Considering ethics in teaching, Cohen felt teachers have an obligation to tell students the truth, to deepen their understanding of a subject. Nevertheless, he has identified an ongoing tension between a solid education and giving good grades. Educators, he said, no longer fail students for fear of a lawsuits (presumably from parents). In art school, the “pernicious effect of grades” happens when a teacher all but requires his students to paint like him in order to pass the class. Prompted by Louden, Cohen talked about how teachers should provide realistic postgraduate expectations for students in MFA programs: “Here’s what art might offer when you get out,” he suggested they say. Further, teachers should address questions—in professional practices or more generally—that students did not know they needed to ask.

An audience member asked, “If you inhabit an utterly corrupt society,” do you have an obligation to be ethical? Cohen brought up a recent scandal at Stuyvesant High School, a top-notch public school in Manhattan with an accelerated college-prep curriculum, in which cheaters make it difficult for honest students to compete. When the stakes for Ivy League admission are high, he seemed to say, sometimes it’s okay to bend the rules.

An apple pie with a lattice upper crust (photograph by Dan Parsons and in the public domain)

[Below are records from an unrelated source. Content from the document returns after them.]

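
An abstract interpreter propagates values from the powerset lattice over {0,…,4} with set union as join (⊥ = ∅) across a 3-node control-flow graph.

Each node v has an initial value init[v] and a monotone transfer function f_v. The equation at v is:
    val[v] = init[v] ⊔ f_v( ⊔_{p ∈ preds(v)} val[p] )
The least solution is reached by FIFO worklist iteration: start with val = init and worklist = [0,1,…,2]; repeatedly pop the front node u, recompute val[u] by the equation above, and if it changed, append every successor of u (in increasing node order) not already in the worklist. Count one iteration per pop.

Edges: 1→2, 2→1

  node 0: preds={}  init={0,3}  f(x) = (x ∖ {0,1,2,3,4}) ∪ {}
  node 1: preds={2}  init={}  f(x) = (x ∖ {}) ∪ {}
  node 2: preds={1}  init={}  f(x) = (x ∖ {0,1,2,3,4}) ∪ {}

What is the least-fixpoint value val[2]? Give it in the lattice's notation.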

Should critics collect art? Cohen emphatically said no, and they should also refrain from writing about artists who they’ve seen naked or who invited them for dinner at their house. Writing about friends in whatever capacity, he said, will yield a skewed or uncontrollable perception. While I agree that knowing an artist may influence a critic’s perspective, I scarcely believe that the effect is ethically detrimental to the writing. Often knowing an artist personally, as a friend or as an acquaintance, can produce unique insight valuable to viewers and readers—which may not be an ethical dilemma since art criticism can be highly subjective. Critics should nevertheless refrain from accepting gifts from artist friends, Cohen said, whether the gift is a $50 pie from the bakery or one lovingly made at home. No apples for teachers and no apple pies for critics? Rats! The perceived problem of writing about artist friends needs closer examination, as important distinctions can be made between the appearance of a conflict of interest and an actual conflict of interest.

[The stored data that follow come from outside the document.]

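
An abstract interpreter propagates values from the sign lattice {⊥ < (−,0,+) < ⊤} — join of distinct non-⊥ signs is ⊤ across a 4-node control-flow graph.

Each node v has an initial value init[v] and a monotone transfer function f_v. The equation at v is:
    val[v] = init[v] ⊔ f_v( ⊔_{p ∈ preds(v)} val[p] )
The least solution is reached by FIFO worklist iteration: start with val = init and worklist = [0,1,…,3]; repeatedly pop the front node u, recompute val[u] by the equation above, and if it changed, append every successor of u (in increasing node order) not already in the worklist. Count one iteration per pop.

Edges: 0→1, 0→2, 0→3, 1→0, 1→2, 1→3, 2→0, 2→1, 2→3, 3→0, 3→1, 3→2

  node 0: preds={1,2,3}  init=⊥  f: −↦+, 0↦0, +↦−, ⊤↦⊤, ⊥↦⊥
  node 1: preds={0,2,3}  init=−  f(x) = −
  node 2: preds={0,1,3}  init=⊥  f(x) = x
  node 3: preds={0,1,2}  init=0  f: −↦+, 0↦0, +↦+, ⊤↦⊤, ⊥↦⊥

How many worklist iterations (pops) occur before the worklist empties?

7

Worklist (7 pops):
  #1 pop 0: in=⊤ → ⊤ (was ⊥); enqueue []
  #2 pop 1: in=⊤ → − (no change)
  #3 pop 2: in=⊤ → ⊤ (was ⊥); enqueue [0,1]
  #4 pop 3: in=⊤ → ⊤ (was 0); enqueue [2]
  #5 pop 0: in=⊤ → ⊤ (no change)
  #6 pop 1: in=⊤ → − (no change)
  #7 pop 2: in=⊤ → ⊤ (no change)

Fixpoint:
  val[0] = ⊤
  val[1] = −
  val[2] = ⊤
  val[3] = ⊤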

Cohen’s approach to appropriation and copyright was less strict. “We have a narrow definition of plagiarism,” he said, “that protects commercial interests.” Yet it’s okay for him when the guitarist Eric Clapton lifts a lick from the blues man Robert Johnson. Whether it’s Led Zeppelin or Richard Prince, the practice of borrowing encourages artistic progress but often runs foul when the original creator fails to be credited or compensated. Certainly copyright laws in the United States are overburdened and outdated, but invoking the irresolutely defined word “transformative” as a cure-all solution obscures a complex, contentious issue. But tonight wasn’t the place for such a discussion.

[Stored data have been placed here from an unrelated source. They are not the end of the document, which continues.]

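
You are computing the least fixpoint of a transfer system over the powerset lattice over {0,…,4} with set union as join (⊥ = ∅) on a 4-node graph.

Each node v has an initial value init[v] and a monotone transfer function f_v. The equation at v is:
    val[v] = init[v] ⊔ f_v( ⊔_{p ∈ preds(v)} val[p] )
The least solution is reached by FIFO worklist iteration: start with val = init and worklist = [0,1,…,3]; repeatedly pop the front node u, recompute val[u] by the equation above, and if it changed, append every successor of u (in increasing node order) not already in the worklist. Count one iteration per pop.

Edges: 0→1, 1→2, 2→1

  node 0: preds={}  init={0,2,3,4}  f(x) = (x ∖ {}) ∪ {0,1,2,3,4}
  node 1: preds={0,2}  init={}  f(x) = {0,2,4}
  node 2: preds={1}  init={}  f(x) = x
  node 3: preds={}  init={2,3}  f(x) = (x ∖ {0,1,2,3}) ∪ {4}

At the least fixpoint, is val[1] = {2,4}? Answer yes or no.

Iteration log — 5 steps:
  step 1. node 0  ⊔preds={}  new={0,1,2,3,4}  old={0,2,3,4}  +wl: 
  step 2. node 1  ⊔preds={0,1,2,3,4}  new={0,2,4}  old={}  +wl: 
  step 3. node 2  ⊔preds={0,2,4}  new={0,2,4}  old={}  +wl: 1
  step 4. node 3  ⊔preds={}  new={2,3,4}  old={2,3}  +wl: 
  step 5. node 1  ⊔preds={0,1,2,3,4}  new={0,2,4}  stable

Least fixpoint reached:
  node 0: {0,1,2,3,4}
  node 1: {0,2,4}
  node 2: {0,2,4}
  node 3: {2,3,4}

no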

Throughout the conversation Cohen referenced his unusual career path. He attended California Institute of Arts in the 1970s for electronic music composition and knew David Salle, Eric Fischl, and other members of the CalArts Mafia. After finishing the degree, he realized that he couldn’t think musically or with sound—though he is proud of the score he composed for a Prell Shampoo commercial. From music to comedy to writing, Cohen’s living consisted of “stumbling from thing to thing.” He has experienced failure but time was never wasted. “You’re not paying attention,” he said, if you’d live your life in the same way if you could do it all over again. Cohen’s life changed tremendously over the years, but for every big break he got, fifty other options were unsuccessful.